Ao contrário do que pensa a casa-grande, o povo não precisa ser guiado (Foto: Lúcio Tavora) |
Em
tempos confusos como os atuais, é sempre bom perguntar o que pensa o povo. Se
quisermos mesmo viver em uma democracia, há coisa mais importante?
Nossa
cultura política e trajetória histórica são, no entanto, tão profundamente
autoritárias e antipopulares que essa regra não passa de rara exceção.
Contam-se nos dedos os momentos nos quais o sistema político expressou os
pontos de vista dos cidadãos comuns ou sequer se preocupou em identificá-los.
A
República nasceu sob o signo do elitismo, um arranjo no qual o único papel do
povo era o de espectador. Como registrou Aristides Lobo no mesmo dia de sua
proclamação: “O povo assistiu àquilo bestializado, atônito, surpreso, sem
conhecer o que significava”.
Andamos
mais de 125 anos e estamos diante de uma situação semelhante. Os donos do poder
movimentam-se para encontrar sua “solução boa” para os problemas do Brasil.
Preocupam-se exclusivamente em formular aquela que mais satisfaz às suas
exigências imediatas. Quanto ao povo, que fique quieto.
Não
há traço mais nefasto na cultura brasileira do que o paternalismo das elites.
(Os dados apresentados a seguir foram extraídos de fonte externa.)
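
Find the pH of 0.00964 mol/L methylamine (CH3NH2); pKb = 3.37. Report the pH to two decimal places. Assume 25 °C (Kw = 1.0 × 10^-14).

CH3NH2 + H2O ⇌ CH3NH3+ + OH-
Kb = 10^(−3.37) = 4.27 × 10^-4
From the ICE table, Kb = x²/(0.00964 − x) = 4.27 × 10^-4.
The 5% rule fails; solving x² + Kb·x − Kb·C₀ = 0 exactly:
x = (−Kb + √(Kb² + 4·Kb·C₀))/2 = 1.83 × 10^-3 M
pOH = 2.74, so pH = 14.00 − pOH = 11.26

pH = 11.26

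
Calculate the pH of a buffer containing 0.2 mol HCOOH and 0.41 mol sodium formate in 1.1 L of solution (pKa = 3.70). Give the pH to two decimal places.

pH = pKa + log([A⁻]/[HA]) = 3.70 + log(0.41/0.2)
pH = 3.70 + (+0.312) = 4.01

pH = 4.01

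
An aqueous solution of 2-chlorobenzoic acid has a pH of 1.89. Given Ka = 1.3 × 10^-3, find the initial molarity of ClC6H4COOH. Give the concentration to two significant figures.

[H+] = 10^(-1.89) = 1.29 × 10^-2 M = x
Ka = x²/(C₀ − x) ⇒ C₀ = x + x²/Ka
C₀ = 1.29 × 10^-2 + (1.29 × 10^-2)²/(1.3 × 10^-3) = 1.41 × 10^-1 M

C₀ = 1.4 × 10^-1 M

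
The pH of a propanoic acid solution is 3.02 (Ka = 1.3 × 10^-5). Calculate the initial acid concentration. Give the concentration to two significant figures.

C₀ = 7.1 × 10^-2 M

[H+] = 10^(-3.02) = 9.55 × 10^-4 M = x
Ka = x²/(C₀ − x) ⇒ C₀ = x + x²/Ka
C₀ = 9.55 × 10^-4 + (9.55 × 10^-4)²/(1.3 × 10^-5) = 7.11 × 10^-2 M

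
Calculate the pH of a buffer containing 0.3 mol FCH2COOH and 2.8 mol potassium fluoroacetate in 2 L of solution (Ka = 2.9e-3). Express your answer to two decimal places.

pH = 3.51

pKa = −log(2.9 × 10^-3) = 2.538
Using pH = pKa + log([base]/[acid]) with [base]/[acid] = 2.8/0.3:
pH = 2.538 + (+0.970) = 3.51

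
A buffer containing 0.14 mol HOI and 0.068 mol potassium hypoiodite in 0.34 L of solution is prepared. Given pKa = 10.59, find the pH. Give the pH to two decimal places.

pH = pKa + log([A⁻]/[HA]) = 10.59 + log(0.068/0.14)
pH = 10.59 + (-0.314) = 10.28

pH = 10.28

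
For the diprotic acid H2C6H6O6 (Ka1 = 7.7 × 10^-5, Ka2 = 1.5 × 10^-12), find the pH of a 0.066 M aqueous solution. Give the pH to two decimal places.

pH = 2.65

Since Ka1 ≫ Ka2, the first ionization dominates [H+].
Ka1 = x²/(0.066 − x) = 7.7 × 10^-5
x ≈ √(7.7 × 10^-5 × 0.066) = 2.25 × 10^-3 M
pH = −log(2.25 × 10^-3) = 2.65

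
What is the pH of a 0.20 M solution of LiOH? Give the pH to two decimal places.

pH = 13.30

LiOH is a strong base; [OH-] = 0.2 M.
pOH = -log(0.2) = 0.70
pH = 14.00 - 0.70 = 13.30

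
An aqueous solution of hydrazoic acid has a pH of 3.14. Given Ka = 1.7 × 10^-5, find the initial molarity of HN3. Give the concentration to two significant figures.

C₀ = 3.2 × 10^-2 M

[H+] = 10^(-3.14) = 7.24 × 10^-4 M = x
Ka = x²/(C₀ − x) ⇒ C₀ = x + x²/Ka
C₀ = 7.24 × 10^-4 + (7.24 × 10^-4)²/(1.7 × 10^-5) = 3.16 × 10^-2 M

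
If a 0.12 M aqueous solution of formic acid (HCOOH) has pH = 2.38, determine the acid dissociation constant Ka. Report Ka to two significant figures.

Ka = 1.5 × 10^-4

[H+] = 10^(-2.38) = 4.17 × 10^-3 M
At equilibrium [HA] = 0.12 − 4.17 × 10^-3 = 1.16 × 10^-1 M
Ka = [H+][A-]/[HA] = (4.17 × 10^-3)² / 1.16 × 10^-1 = 1.5 × 10^-4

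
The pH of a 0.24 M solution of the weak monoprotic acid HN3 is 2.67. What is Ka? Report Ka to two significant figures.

[H+] = 10^(-2.67) = 2.14 × 10^-3 M
At equilibrium [HA] = 0.24 − 2.14 × 10^-3 = 2.38 × 10^-1 M
Ka = [H+][A-]/[HA] = (2.14 × 10^-3)² / 2.38 × 10^-1 = 1.9 × 10^-5

Ka = 1.9 × 10^-5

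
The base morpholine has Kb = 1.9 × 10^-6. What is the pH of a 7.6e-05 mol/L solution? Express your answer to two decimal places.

C4H8ONH + H2O ⇌ C4H8ONH2+ + OH-
Let x = [OH-] at equilibrium. Kb = x²/(7.6e-05 − x).
x is not negligible relative to C₀; solve x² + 1.9e-06·x − 1.44e-10 = 0.
x = (−Kb + √(Kb² + 4·Kb·C₀))/2 = 1.11 × 10^-5 M
pOH = −log(1.11 × 10^-5) = 4.95; pH = 14.00 − 4.95 = 9.05

pH = 9.05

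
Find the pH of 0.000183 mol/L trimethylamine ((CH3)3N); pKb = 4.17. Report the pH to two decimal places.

pH = 9.92

(CH3)3N + H2O ⇌ (CH3)3NH+ + OH-
Kb = 10^(−4.17) = 6.76 × 10^-5
Kb = x²/(0.000183 − x) = 6.76 × 10^-5
Here C₀/Kb ≈ 2.71, so the small-x approximation fails. Use the quadratic:
x = (−Kb + √(Kb² + 4·Kb·C₀))/2 = 8.24 × 10^-5 M
pOH = −log(8.24 × 10^-5) = 4.08; pH = 14.00 − 4.08 = 9.92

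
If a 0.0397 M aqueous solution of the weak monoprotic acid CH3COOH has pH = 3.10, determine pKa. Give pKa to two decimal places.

[H+] = 10^(-3.10) = 7.94 × 10^-4 M
At equilibrium [HA] = 0.0397 − 7.94 × 10^-4 = 3.89 × 10^-2 M
Ka = [H+][A-]/[HA] = (7.94 × 10^-4)² / 3.89 × 10^-2 = 1.62 × 10^-5
pKa = -log(1.62 × 10^-5) = 4.79

pKa = 4.79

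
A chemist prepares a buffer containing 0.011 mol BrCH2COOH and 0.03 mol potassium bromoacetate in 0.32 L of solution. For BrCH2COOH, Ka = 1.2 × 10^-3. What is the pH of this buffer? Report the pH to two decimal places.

pH = 3.36

pKa = −log(1.2 × 10^-3) = 2.921
Henderson–Hasselbalch: pH = pKa + log([BrCH2COO-]/[BrCH2COOH]) = 2.921 + log(0.03/0.011)
pH = 2.921 + (+0.436) = 3.36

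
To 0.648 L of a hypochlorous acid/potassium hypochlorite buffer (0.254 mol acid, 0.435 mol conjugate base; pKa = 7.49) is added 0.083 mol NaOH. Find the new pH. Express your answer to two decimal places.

OH- converts HOCl to OCl-: HOCl → 0.171 mol, OCl- → 0.518 mol.
pH = pKa + log(n_OCl-/n_HOCl) = 7.49 + log(0.518/0.171) = 7.49 + (+0.481)

pH = 7.97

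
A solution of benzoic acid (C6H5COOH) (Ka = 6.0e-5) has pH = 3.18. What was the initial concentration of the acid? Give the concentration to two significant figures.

C₀ = 7.9 × 10^-3 M

[H+] = 10^(-3.18) = 6.61 × 10^-4 M = x
Ka = x²/(C₀ − x) ⇒ C₀ = x + x²/Ka
C₀ = 6.61 × 10^-4 + (6.61 × 10^-4)²/(6.0 × 10^-5) = 7.94 × 10^-3 M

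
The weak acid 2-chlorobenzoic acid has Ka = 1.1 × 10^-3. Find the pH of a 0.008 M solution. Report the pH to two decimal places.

ClC6H4COOH ⇌ ClC6H4COO- + H+
Ka = x²/(0.008 − x) = 1.1 × 10^-3
The 5% rule fails; solving x² + Ka·x − Ka·C₀ = 0 exactly:
x = [−0.0011 + √(0.0011² + 3.52e-05)]/2 = 2.47 × 10^-3 M
pH = −log[H+] = −log(2.47 × 10^-3) = 2.61

pH = 2.61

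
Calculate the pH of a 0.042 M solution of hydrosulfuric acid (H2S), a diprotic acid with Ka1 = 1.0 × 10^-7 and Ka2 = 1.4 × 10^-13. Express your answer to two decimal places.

pH = 4.19

Ka1 ≫ Ka2, so treat the first dissociation as the only significant source of H+.
Ka1 = x²/(0.042 − x) = 1.0 × 10^-7
x ≈ √(1.0 × 10^-7 × 0.042) = 6.48 × 10^-5 M
pH = −log(6.48 × 10^-5) = 4.19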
Trata-se de uma deformidade ideológica cujas raízes estão na escravidão, mas
tão forte hoje quanto nos tempos da casa-grande. Essa deformidade as leva a
imaginar que têm o encargo de “orientar” o povo. Passamos por um sem-número de
manifestações dessa odiosa fantasia de superioridade.
Existe
a versão racista e discriminatória, de pura denúncia da incapacidade de um
cidadão do povo saber o que lhe convém. Não são somente os brutamontes da
direita a subscreverem-na. Quem não se lembra das “análises” do sociólogo
Fernando Henrique Cardoso após a última eleição, com seu desprezo pelo voto dos
pobres?
Há,
porém, uma versão mais sutil: a tutela é “pedagógica” e cheia de “boas
intenções”. O povo precisa ser guiado, pois não consegue perceber aquilo de que
necessita e deve ser protegido das “más influências”. Para não ser enganado,
tem de permanecer sempre sob a guarda de seus mentores. Como se de um lado
estivessem adultos esclarecidos e do outro crianças imaturas.
São
mitos construídos há tempos. Autoritários e liberais no Império e na República
Velha compartilhavam a mesma crença na missão tutelar das elites e na
impossibilidade de autogoverno pelo povo. Os generais de 1964 se achavam
investidos da incumbência salvadora. Os magistrados e procuradores de agora são
seus filhos diretos.
Na
crise atual, a vasta maioria da população é simples espectadora, apesar do
largo uso retórico que as oposições procuram fazer de seus sentimentos. Desde o
ano passado, os partidos oposicionistas e a mídia falam a toda hora daquilo que
chamam de “vontade nacional”, embora não passe, na maioria das vezes, de um
desejo deles próprios.
Ao
comparar pesquisas feitas nos últimos meses, é possível chegar mais perto do
que pensa o povo a respeito da crise. São quatro os pontos principais:
É consenso a grande insatisfação com o governo
Dilma Rousseff. A má avaliação subiu rapidamente no início de 2015 e permanece
elevada desde então, ainda que apresente pequena recuperação nos últimos meses.
Os motivos para desaprová-lo são, no entanto, diferentes, de acordo com as
características dos entrevistados. Em pesquisa do Instituto Vox Populi de 2015,
perguntou-se aos 68% que avaliavam negativamente o governo o motivo da
reprovação. Entre as razões oferecidas, de longe a mais importante, com 36% das
respostas, foi: “Dilma está perdida, não sabe o que quer e o governo está uma
bagunça”.
Quando
se olha como cada segmento socioeconômico se posicionou, percebe-se que são os
mais pobres e os de menor escolaridade que mais tendem a concordar com a frase
(índices em torno de 40%). Nas camadas de maior renda e educação, a proposição
que provoca maior adesão é outra: “Dilma não tem autoridade e os políticos e
partidos mandam cada vez mais nela”. Atinge 35% das respostas, enquanto aquela
relativa à “bagunça” cai para 20%.
A
principal fonte de insatisfação entre os mais pobres parece originar-se na
insegurança e na sensação de desamparo causadas pelo comportamento errático do
governo no começo do segundo mandato. Entre os ricos, o motivo é mais abstrato.
Vale ressaltar que a pauta da mídia, de “erros na economia” e “corrupção”,
insistentemente repetida para desgastar o governo, tem adesão mais baixa: tanto
entre ricos quanto entre pobres mal chegam juntas a 30% das respostas.